Products like Webkinz are not, generally, my thing. The plush animals—OK, OK, here’s the link—would seem, at first glance, to be a cunning and ever more commercial version of the old-fashioned variety. Each bear or tiger comes with its own code, which its kid companion/caretaker enters into the Web site. Next, the kid decorates his pet’s house by earning points in inane game-playing followed by even more inane shopping. And voilà, there you are, fighting with your 8-year-old or even your 6-year-old about screen time. Or, worse, taking advantage of their preoccupation to make dinner, only to find that they’ve turned into bad-tempered, Web-addled mush.

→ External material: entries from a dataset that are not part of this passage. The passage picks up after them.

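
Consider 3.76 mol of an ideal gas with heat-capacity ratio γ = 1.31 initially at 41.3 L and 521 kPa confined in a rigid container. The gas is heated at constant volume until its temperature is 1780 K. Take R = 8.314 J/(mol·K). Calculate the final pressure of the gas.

1350 kPa

T₁ = P₁V₁/(nR) = 521×41.3/(3.76×8.314) = 688 K.
Isochoric: V stays 41.3 L; P/T = const ⇒ T₂ = 1780 K, P₂ = 1350 kPa.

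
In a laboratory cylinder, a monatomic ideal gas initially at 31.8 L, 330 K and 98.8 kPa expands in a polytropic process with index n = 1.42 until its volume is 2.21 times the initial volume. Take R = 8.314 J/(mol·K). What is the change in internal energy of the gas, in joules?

-1330 J

n = P₁V₁/(RT₁) = 98.8×31.8/(8.314×330) = 1.15 mol.
Polytropic n=1.42: T₂ = T₁(V₁/V₂)^(n−1) = 330×(0.452)^0.42 = 237 K; P₂ = P₁(V₁/V₂)^n = 32.0 kPa.
For an ideal gas ΔU = nCvΔT with Cv = (3/2)R = 12.5 J/(mol·K).
ΔU = 1.15×12.5×(237−330) = -1330 J.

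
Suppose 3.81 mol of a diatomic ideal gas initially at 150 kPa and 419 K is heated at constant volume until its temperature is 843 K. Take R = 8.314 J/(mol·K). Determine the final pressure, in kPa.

302 kPa

V₁ = nRT₁/P₁ = 3.81×8.314×419/150 = 88.5 L.
Isochoric: V stays 88.5 L; P/T = const ⇒ T₂ = 843 K, P₂ = 302 kPa.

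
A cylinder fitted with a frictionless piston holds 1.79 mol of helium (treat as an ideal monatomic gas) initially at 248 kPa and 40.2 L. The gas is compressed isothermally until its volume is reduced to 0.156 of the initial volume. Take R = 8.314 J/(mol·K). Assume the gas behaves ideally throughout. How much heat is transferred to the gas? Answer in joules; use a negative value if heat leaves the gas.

-18500 J

T₁ = P₁V₁/(nR) = 248×40.2/(1.79×8.314) = 670 K.
Isothermal: T stays 670 K; PV = const ⇒ V₂ = 6.27 L, P₂ = 1590 kPa.
ΔU = 0 (ideal gas, T constant).
W = nRT ln(V₂/V₁) = 1.79×8.314×670×ln(0.156) = -18500 J.
Q = ΔU + W = -18500 J.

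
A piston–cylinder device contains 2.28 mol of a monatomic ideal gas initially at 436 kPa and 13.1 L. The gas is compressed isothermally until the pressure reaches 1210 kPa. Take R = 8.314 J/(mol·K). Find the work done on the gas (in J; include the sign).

T₁ = P₁V₁/(nR) = 436×13.1/(2.28×8.314) = 301 K.
Isothermal: T stays 301 K; PV = const ⇒ V₂ = 4.72 L, P₂ = 1210 kPa.
W = nRT ln(V₂/V₁) = 2.28×8.314×301×ln(0.360) = -5830 J.
Work done on the gas = −W_by = 5830 J.

5830 J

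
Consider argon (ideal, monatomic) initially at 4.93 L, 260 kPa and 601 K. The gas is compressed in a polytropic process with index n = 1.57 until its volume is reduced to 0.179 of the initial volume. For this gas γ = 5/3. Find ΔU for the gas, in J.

n = P₁V₁/(RT₁) = 260×4.93/(8.314×601) = 0.257 mol.
Polytropic n=1.57: T₂ = T₁(V₁/V₂)^(n−1) = 601×(5.59)^0.57 = 1600 K; P₂ = P₁(V₁/V₂)^n = 3870 kPa.
For an ideal gas ΔU = nCvΔT with Cv = (3/2)R = 12.5 J/(mol·K).
ΔU = 0.257×12.5×(1600−601) = 3200 J.

3200 J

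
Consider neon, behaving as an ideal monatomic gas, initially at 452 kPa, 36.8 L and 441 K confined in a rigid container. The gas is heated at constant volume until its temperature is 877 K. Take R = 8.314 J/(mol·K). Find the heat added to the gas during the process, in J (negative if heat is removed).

n = P₁V₁/(RT₁) = 452×36.8/(8.314×441) = 4.54 mol.
Isochoric: V stays 36.8 L; P/T = const ⇒ T₂ = 877 K, P₂ = 899 kPa.
W = 0 (no volume change).
ΔU = nCvΔT = 4.54×12.5×(877−441) = 24700 J.
Q = ΔU = 24700 J.

24700 J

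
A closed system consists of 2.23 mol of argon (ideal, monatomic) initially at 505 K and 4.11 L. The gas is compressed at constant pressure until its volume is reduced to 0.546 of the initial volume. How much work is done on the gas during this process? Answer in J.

4250 J

P₁ = nRT₁/V₁ = 2.23×8.314×505/4.11 = 2280 kPa.
Isobaric: P stays 2280 kPa; V/T = const ⇒ T₂ = 276 K, V₂ = 2.24 L.
W = PΔV = 2280×(2.24−4.11) kPa·L = -4250 J.
Work done on the gas = −W_by = 4250 J.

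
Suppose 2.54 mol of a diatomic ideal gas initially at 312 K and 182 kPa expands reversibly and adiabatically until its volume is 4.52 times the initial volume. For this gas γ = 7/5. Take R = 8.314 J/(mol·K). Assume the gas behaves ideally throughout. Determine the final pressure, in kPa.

V₁ = nRT₁/P₁ = 2.54×8.314×312/182 = 36.2 L.
Adiabatic: TV^(γ−1) = const ⇒ T₂ = 312×(0.221)^0.400 = 171 K; PV^γ = const ⇒ P₂ = 22.0 kPa.

22.0 kPa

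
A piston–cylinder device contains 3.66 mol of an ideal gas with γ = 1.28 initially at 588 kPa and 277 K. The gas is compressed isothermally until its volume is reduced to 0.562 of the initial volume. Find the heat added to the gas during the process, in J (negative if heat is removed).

V₁ = nRT₁/P₁ = 3.66×8.314×277/588 = 14.3 L.
Isothermal: T stays 277 K; PV = const ⇒ V₂ = 8.06 L, P₂ = 1050 kPa.
ΔU = 0 (ideal gas, T constant).
W = nRT ln(V₂/V₁) = 3.66×8.314×277×ln(0.562) = -4860 J.
Q = ΔU + W = -4860 J.

-4860 J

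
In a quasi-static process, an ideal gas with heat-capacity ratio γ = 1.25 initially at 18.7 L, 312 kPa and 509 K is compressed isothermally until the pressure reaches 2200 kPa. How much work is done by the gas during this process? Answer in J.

n = P₁V₁/(RT₁) = 312×18.7/(8.314×509) = 1.38 mol.
Isothermal: T stays 509 K; PV = const ⇒ V₂ = 2.65 L, P₂ = 2200 kPa.
W = nRT ln(V₂/V₁) = 1.38×8.314×509×ln(0.142) = -11400 J.

-11400 J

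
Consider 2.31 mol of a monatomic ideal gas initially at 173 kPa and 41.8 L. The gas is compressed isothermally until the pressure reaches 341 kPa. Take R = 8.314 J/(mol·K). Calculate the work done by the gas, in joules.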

Don’t try to console yourself with the mantra that they’re learning skills that will later serve them well in our technology-driven world. Using a mouse isn’t like learning to ski. If you ask me, there’s no need to do it from birth or even elementary school. I agree with Emily Yoffe: Watching kids go online for more than five minutes makes me want to shoo them outside. (Even if I admit Michael Agger is right that they’re just prepping for the real computer indulgences of the adult office.)

In any case, there have been no Webkinz at our house. Eli has a group of friends who trot out their animals with the special “W” symbol at recess, but since he’d rather play football, he hasn’t much seemed to care. Until this week, when he flung himself at me and muttered two syllables over and over into my ear, which, upon repeated requests for translation, turned out to be the W-word. It was time for reconnaissance. I checked in with a few friends, who said they’d decided that Webkinz wasn’t worth saying no to. The computer-based quizzes and shopping were silly and a time waster, but the whole thing seemed mostly harmless and not worth taking a stand on, given that everyone else around them was caving in.

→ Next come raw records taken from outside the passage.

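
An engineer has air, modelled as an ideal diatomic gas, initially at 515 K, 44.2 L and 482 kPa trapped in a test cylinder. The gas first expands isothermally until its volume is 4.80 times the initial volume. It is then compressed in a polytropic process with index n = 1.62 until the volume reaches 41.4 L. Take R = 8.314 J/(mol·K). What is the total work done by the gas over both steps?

n = P₁V₁/(RT₁) = 482×44.2/(8.314×515) = 4.98 mol.
Step 1 — Isothermal: T stays 515 K; PV = const ⇒ V₂ = 212 L, P₂ = 100 kPa.
ΔU = 0 (ideal gas, T constant).
W = nRT ln(V₂/V₁) = 4.98×8.314×515×ln(4.80) = 33400 J.
Q = ΔU + W = 33400 J.
State after step 1: P = 100 kPa, V = 212 L, T = 515 K.
Step 2 — Polytropic n=1.62: T₂ = T₁(V₁/V₂)^(n−1) = 515×(5.12)^0.62 = 1420 K; P₂ = P₁(V₁/V₂)^n = 1420 kPa.
W = (P₁V₁−P₂V₂)/(n−1) = (100×212−1420×41.4)/0.62 = -60300 J.
ΔU = nCvΔT = 4.98×20.8×(1420−515) = 93400 J.
Q = ΔU + W = 33200 J.
Net over both steps: W = -26900 J, Q = 66600 J, ΔU = 93400 J.

-26900 J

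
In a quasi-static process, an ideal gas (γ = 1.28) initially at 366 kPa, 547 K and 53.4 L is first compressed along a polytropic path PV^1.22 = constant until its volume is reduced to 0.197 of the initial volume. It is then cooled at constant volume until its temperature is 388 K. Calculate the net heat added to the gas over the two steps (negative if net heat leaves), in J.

-58500 J

n = P₁V₁/(RT₁) = 366×53.4/(8.314×547) = 4.30 mol.
Step 1 — Polytropic n=1.22: T₂ = T₁(V₁/V₂)^(n−1) = 547×(5.08)^0.22 = 782 K; P₂ = P₁(V₁/V₂)^n = 2660 kPa.
W = (P₁V₁−P₂V₂)/(n−1) = (366×53.4−2660×10.5)/0.22 = -38200 J.
ΔU = nCvΔT = 4.30×29.7×(782−547) = 30000 J.
Q = ΔU + W = -8180 J.
State after step 1: P = 2660 kPa, V = 10.5 L, T = 782 K.
Step 2 — Isochoric: V stays 10.5 L; P/T = const ⇒ T₂ = 388 K, P₂ = 1320 kPa.
W = 0 (no volume change).
ΔU = nCvΔT = 4.30×29.7×(388−782) = -50300 J.
Q = ΔU = -50300 J.
Net over both steps: W = -38200 J, Q = -58500 J, ΔU = -20300 J.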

This didn’t seem likely to convince my husband, who is more of a screen-time stickler than I am. But then I called my friend Rachel. She has two daughters, Eva, who is 7, and Charlotte, who is 5. They saved up their money and bought a couple of Webkinz. Charlotte’s was a white bunny named Easter—perfect, for a Jewish kid. The girls were happily playing with their new self-selected purchases as the family whizzed down East River Drive on a visit to Manhattan, and in a moment of breathtaking yet inevitable folly, Charlotte dangled Easter out the window. Then let go. Tears. Pandemonium. No way in hell to mount a rescue mission.

This is precisely the stuffed animal death that parents fear. Except that Eva made Charlotte see that it wasn’t in fact a death—thanks, let me say it again, to the genius of Webkinz. The real Easter, she convinced her weeping sister by the time the car had reached Connecticut, was not the lost bunny who was already road soup. The real Easter was in the computer. The run-over toy didn’t matter, really, because it was just that, a toy, “like there could be a toy of you and me, but that wouldn’t be the real you and me,” as Rachel, with Eva’s words, explained it.

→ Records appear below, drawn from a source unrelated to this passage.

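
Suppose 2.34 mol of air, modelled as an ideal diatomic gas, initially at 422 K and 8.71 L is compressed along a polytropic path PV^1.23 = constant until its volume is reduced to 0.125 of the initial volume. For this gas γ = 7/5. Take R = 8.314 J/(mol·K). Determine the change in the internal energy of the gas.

12600 J

P₁ = nRT₁/V₁ = 2.34×8.314×422/8.71 = 943 kPa.
Polytropic n=1.23: T₂ = T₁(V₁/V₂)^(n−1) = 422×(8.00)^0.23 = 681 K; P₂ = P₁(V₁/V₂)^n = 12200 kPa.
For an ideal gas ΔU = nCvΔT with Cv = (5/2)R = 20.8 J/(mol·K).
ΔU = 2.34×20.8×(681−422) = 12600 J.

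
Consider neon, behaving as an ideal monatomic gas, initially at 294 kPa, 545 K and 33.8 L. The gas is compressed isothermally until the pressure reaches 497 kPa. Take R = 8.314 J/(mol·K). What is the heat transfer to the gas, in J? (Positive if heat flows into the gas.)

n = P₁V₁/(RT₁) = 294×33.8/(8.314×545) = 2.19 mol.
Isothermal: T stays 545 K; PV = const ⇒ V₂ = 20.0 L, P₂ = 497 kPa.
ΔU = 0 (ideal gas, T constant).
W = nRT ln(V₂/V₁) = 2.19×8.314×545×ln(0.592) = -5220 J.
Q = ΔU + W = -5220 J.

-5220 J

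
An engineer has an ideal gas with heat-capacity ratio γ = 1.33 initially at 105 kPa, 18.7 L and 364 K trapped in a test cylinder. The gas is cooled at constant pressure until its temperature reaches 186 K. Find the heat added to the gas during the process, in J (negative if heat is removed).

-3870 J

n = P₁V₁/(RT₁) = 105×18.7/(8.314×364) = 0.649 mol.
Isobaric: P stays 105 kPa; V/T = const ⇒ T₂ = 186 K, V₂ = 9.56 L.
W = PΔV = 105×(9.56−18.7) kPa·L = -960 J.
ΔU = nCvΔT = 0.649×25.2×(186−364) = -2910 J.
Q = ΔU + W = nCpΔT = -3870 J.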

I like this definition of real a lot more than the Skin Horse’s. So did Charlotte. Without a fuss, she ordered up another toy Easter. The box arrived yesterday and was opened with no hint of grief. The new Easter had its own soul, I mean code, so the girls decided to hand off the numbers for the road-soup incarnation to one of their friends. Now she is the keeper of the first Easter’s soul.

The immortality of Webkinz may not make up for the incessant demands of your kid’s bunny. “A 6-year-old turned my 4-year-old onto it, and now I spend MY time earning money for her online Tamagochi-like alley cat to buy it food, etc., and keep it from DYING!” my colleague Vivian Selbo laments. It’s a trade-off: the beauty of instant replacement for the demands of online upkeep. I’m not sure where I come out. But I love the idea that even as Webkinz wreaks new havoc, the latest naked marketing ploy can at least kill off the false appeal of other stuffed animals. Sorry, Velveteen Rabbit, but that kid was better off with you in the trash heap.